Herbert Marcuse, Jean-Paul Sartre, Simone de Beauvoir, Michel Foucault e outros precursores e divulgadores do marxismo cultural na França muito provavelmente exultariam de alegria com algumas daquelas encenações transmitidas ao vivo para todo o planeta. A subjugação do verdadeiro espírito olímpico e da herança helênica que inspiraram o Barão de Coubertin, o criador dos jogos da Era Moderna, a toda a agenda cultural do globalismo marxista.

Desde que Antonio Gramsci intuiu e os filósofos da Escola de Frankfurt aprofundaram a ideia de que invadir subliminarmente a cultura para só depois implantar o socialismo era mais eficaz do que ocupar territórios ou impô-lo abertamente, praticamente todas as áreas da nossa vida passaram a ser inundadas pela enchente woke.
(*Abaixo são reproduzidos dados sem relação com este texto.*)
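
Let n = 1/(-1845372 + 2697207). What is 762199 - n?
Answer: 649267785164/851835 ≈ 7.6220e+5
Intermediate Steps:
n = 1/851835 ≈ 1.1739e-6
762199 - n = 762199 - 1*1/851835 = 762199 - 1/851835 = 649267785164/851835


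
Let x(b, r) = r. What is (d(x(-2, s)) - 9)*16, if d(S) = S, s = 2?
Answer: -112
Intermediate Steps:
(d(x(-2, s)) - 9)*16 = (2 - 9)*16 = -7*16 = -112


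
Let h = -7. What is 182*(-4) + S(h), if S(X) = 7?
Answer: -721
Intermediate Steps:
182*(-4) + S(h) = 182*(-4) + 7 = -728 + 7 = -721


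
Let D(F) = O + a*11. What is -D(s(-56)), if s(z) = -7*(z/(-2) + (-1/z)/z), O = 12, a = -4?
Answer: 32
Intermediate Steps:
s(z) = 7/z² + 7*z/2 (s(z) = -7*(z*(-½) - 1/z²) = -7*(-z/2 - 1/z²) = -7*(-1/z² - z/2) = 7/z² + 7*z/2)
D(F) = -32 (D(F) = 12 - 4*11 = 12 - 44 = -32)
-D(s(-56)) = -1*(-32) = 32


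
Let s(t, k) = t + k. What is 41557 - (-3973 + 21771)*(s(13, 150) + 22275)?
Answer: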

Nas artes, no ensino, na estética, nos meios de comunicação, nos esportes e em muitas outras manifestações do sistema ético-moral-cultural. A melhor abordagem para empurrar sutilmente o comunismo goela abaixo do mundo passou a ser assim resumida: por que fazer “explorados” e “exploradores” matarem-se nas tradicionais lutas de classes que sempre alimentaram o marxismo, se é mais fácil evitar o derramamento de sangue a partir de um trabalho paciente e bem executado: inocular pacientemente o veneno do comunismo na cultura e, a partir daí, institucionalizar os padrões éticos, morais, culturais e comportamentais da visão coletivista? Assim foi feito, e tudo indica que nos dias presentes estamos vivendo o desaguamento desse processo.
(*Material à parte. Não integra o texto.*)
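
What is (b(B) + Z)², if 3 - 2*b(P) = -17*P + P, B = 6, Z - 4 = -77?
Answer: 2209/4 ≈ 552.25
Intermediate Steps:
Z = -73 (Z = 4 - 77 = -73)
b(P) = 3/2 + 8*P (b(P) = 3/2 - (-17*P + P)/2 = 3/2 - (-8)*P = 3/2 + 8*P)
(b(B) + Z)² = ((3/2 + 8*6) - 73)² = ((3/2 + 48) - 73)² = (99/2 - 73)² = (-47/2)² = 2209/4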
Mais tarde, especialmente com a incorporação das teorias apocalípticas do clima e das facilidades proporcionadas pelos avanços tecnológicos, o comunismo — que sempre foi internacionalista — foi morar junto com o globalismo. O que se vê hoje é fruto desse concubinato, cujo objetivo é suprimir as liberdades individuais e minar a tradição do Ocidente. E tome Agenda 2030 para cá, protocolo ESG para lá, descristianização, ideologias de gênero e de raça, padrões queer e todo o arsenal de maluquices woke. Portanto, não há motivo para espantar-se com aquela mise-en-scène blasfema e de péssimo gosto que pareceu remeter à Última Ceia. Os inimigos do Ocidente e da liberdade estão cada vez mais afoitos e abusados e, se não forem parados agora, vai ser cada vez mais difícil recolocar as coisas nos devidos lugares.

Entretanto, uma vez que o sistema econômico tem ligações com a cultura, a ética, a moral e a política, é preciso notar que também existe uma agenda woke na economia, que nega princípios tradicionalmente aceitos, inverte valores e subverte instituições. Entre as quais, a economia de mercado. É a wokeconomia, que não é de hoje, mas que, tal como nos demais campos da sociedade, ultimamente tem sido tão intensificada que não é exagero afirmar que está ameaçando explodir o sistema econômico global.

Para não voltarmos muito no tempo, podemos regredir ao encontro dos séculos 19 e 20 e encontrar o “Círculo de Bloomsbury”, um grupo de artistas e intelectuais britânicos formado em 1905 e que contava entre seus membros com John Maynard Keynes, assim como a sociedade secreta dos “Apóstolos de Cambridge”, de que Keynes também fazia parte. Muito mais do que clubes sociais, formavam uma elite intelectual interessada em filosofia e nas suas consequências sobre os usos e costumes. Suas características eram: tendência política de esquerda, desprezo pelos valores e moralidade vitorianos, aversão aos hábitos burgueses, endosso à estética vanguardista, crença na homossexualidade como sendo moralmente superior, rejeição ao Cristianismo, intenção de escandalizar e desapreço pelos valores tradicionais da família, pela parcimônia e pelas preocupações com o futuro. “No longo prazo estaremos todos mortos”, a famosa frase do economista inglês, é típica dessa filosofia de vida. Se vivesse hoje, muito provavelmente Keynes abraçaria feliz a wokeconomia. Sim, pode-se dizer que Keynes foi o primeiro wokeconomista.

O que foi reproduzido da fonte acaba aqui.